How many times had Botta found Yuan down here in the kitchens after hours with a glass of wine, waiting for a team? How often had Yuan had to functionally drag Botta down here when he got too deep into his head and needed to eat? It had been many decades since Yuan had to do that, but in the first ten or twenty years, it had been a common sight. There were running bets on how successful Yuan would be. While Yuan was physically capable of tossing Botta over his shoulder like a sack of potatoes, Botta played dirty, and when he was younger, he'd had no shame about it.

One night, early on, the night before Jaime's wedding, that Botta and Oscar had been here, finishing the prep and cleaning for the wedding feast. Yuan had come down to help after calming a quietly panicking Jaime about cold feet. Oscar and Botta had been sharing wedding traditions in their towns, as well as wild and sordid stories of weddings past. Yuan hadn't expected to be drawn into the conversation, to enjoy the tellings as much as he did.

They'd drank and snacked on peanuts long into the night, Jaime eventually dozing off on Oscar's shoulder. Yuan had carried Jaime back upstairs to his bed, like he had when Jaime was six and terrified of his new surroundings.

That wedding had been a wild affair, drinks flowing, everyone being pulled into dances. Even Botta hadn't been able to say no to such an earnest bride tugging on his hands to get him to join.

The base was quiet when Yuan set aside the last dish to dry, stepping backwards until his hips hit the kitchen island, bracing his arms on it. He let his lungs take in the whispers of the tundra night, hardly there, but scratching familiarly at his awareness. Nowhere with so many Renegades was ever properly quiet, it must be said, but it was quiet for them. If Yuan wanted to, he could tune his senses more, could pick up the quiet prayers no doubt being said, the low conversations at altars, the restless shuffling of people in their beds.

Tonight was not a good night for that. Yuan did not need to be reminded of the safety of his Renegades. That safety had been bought and paid for, once again, by someone's sacrifice.

Tonight, Yuan heated up the leftover pasta and sauce, letting the delicious smell fill the kitchen again. He sat himself in his unofficial corner opposite the back door, where he'd waited for many a team to come back to base and poured two glasses of Palmacosta red.

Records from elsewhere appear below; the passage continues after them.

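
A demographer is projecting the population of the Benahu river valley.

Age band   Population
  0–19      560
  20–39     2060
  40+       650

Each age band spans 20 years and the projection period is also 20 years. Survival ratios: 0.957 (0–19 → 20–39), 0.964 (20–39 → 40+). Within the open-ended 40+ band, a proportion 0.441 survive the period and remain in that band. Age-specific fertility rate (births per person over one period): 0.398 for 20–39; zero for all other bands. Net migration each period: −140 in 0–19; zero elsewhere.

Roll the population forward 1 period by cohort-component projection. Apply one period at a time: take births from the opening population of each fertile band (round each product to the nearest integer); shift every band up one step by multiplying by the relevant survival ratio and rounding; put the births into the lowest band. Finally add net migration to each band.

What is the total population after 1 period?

After projecting period 1:
Births: 2060 × 0.398 = 820
20–39: 560 × 0.957 = 536
40+: 2060 × 0.964 + 650 × 0.441 = 1986 + 287 = 2273
Net migration: 0–19 − 140 → 680
Population now: 0–19=680, 20–39=536, 40+=2273
Total after period 1: 680 + 536 + 2273 = 3489

3489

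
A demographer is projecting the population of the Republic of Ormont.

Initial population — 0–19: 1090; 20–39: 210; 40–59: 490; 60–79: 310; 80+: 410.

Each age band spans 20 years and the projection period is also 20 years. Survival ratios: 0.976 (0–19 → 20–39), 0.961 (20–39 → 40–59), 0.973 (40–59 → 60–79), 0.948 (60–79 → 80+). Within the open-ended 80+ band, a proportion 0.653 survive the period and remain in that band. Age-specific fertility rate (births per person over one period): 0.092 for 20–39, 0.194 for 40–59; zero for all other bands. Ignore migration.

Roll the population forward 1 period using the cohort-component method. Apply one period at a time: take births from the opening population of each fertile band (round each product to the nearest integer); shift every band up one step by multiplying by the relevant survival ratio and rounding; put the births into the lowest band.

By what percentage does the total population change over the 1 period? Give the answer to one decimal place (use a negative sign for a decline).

Period 1.
Births: 210 × 0.092 = 19, 490 × 0.194 = 95 → 114
20–39: 1090 × 0.976 = 1064
40–59: 210 × 0.961 = 202
60–79: 490 × 0.973 = 477
80+: 310 × 0.948 + 410 × 0.653 = 294 + 268 = 562
Population now: 0–19=114, 20–39=1064, 40–59=202, 60–79=477, 80+=562
Total: 2510 → 2419; change = -91; percentage change = -3.6%

-3.6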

He could hardly taste Caterina's sauce now, though when he'd had his portion earlier that afternoon, it had been rich with flavor. Still, he did his best to savor it. After all, who knew if there would even be another sauce week?

(Yuan makes a mental note to speak to Oscar about putting the recipe and the story in his will, if he doesn't leave any next-of-kin. The Renegades will carry on Caterina's story if no one else will)

Once his plate was clean, Yuan just sat back in his seat, looking at the two still-full glasses. The absence of Botta was a vacuum in his ears, like water that wouldn't come out. It echoed in his skull in a horrible way. Perhaps, one day, the water would leave his ears and the vacuum would release with a pop.

And maybe at the same time, Yuan would one day stop wearing his wedding ring.

Yuan reached for his glass, lifting it in a silent toast and downed half the glass. He would be there until dawn finishing the rest, watching the empty space before him.